SAN FRANCISCO – Quanterix is about one-third into its restructuring efforts and going as planned, Quanterix President and CEO Masoud Toloue said on Thursday at the 41st Annual JP Morgan Healthcare conference here.

During his presentation, which was webcast, Toloue said that the ongoing restructuring program, which it announced last summer as it laid off around 130 employees and refocused its commercial efforts, is meant to help Quanterix scale its operations and assays to better meet both current and anticipated demand for higher-throughput testing in areas like clinical trials and diagnostics. He added that the company was now two quarters into what it projected would be a six-quarter process and that "our expectations are on track." 

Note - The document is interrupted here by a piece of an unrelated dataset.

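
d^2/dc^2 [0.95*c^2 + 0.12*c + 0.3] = 1.90000000000000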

To date, Quanterix has placed roughly 875 instruments featuring its Simoa high-sensitivity immunoassay technology. The firm generates roughly 80 percent of its revenues through instrument and reagent sales and around 20 percent from services, Toloue said. 

The company remains most active in neurology, with around 70 percent of its installed base being used for neurology research. Toloue highlighted the launch this month of its laboratory-developed test for measuring neurofilament light chain (NfL), a biomarker of neuronal damage. He also noted the launch last year of an LDT for measuring phosphorylated tau-181 (ptau-181), a biomarker for Alzheimer's disease that was used by pharmaceutical firm Eisai in clinical studies for its drug, Leqembi (lecanemab), for the disease, and which received US Food and Drug Administration approval last week. Quanterix had received FDA breakthrough designation for its NfL and ptau-181 tests, Toloue said.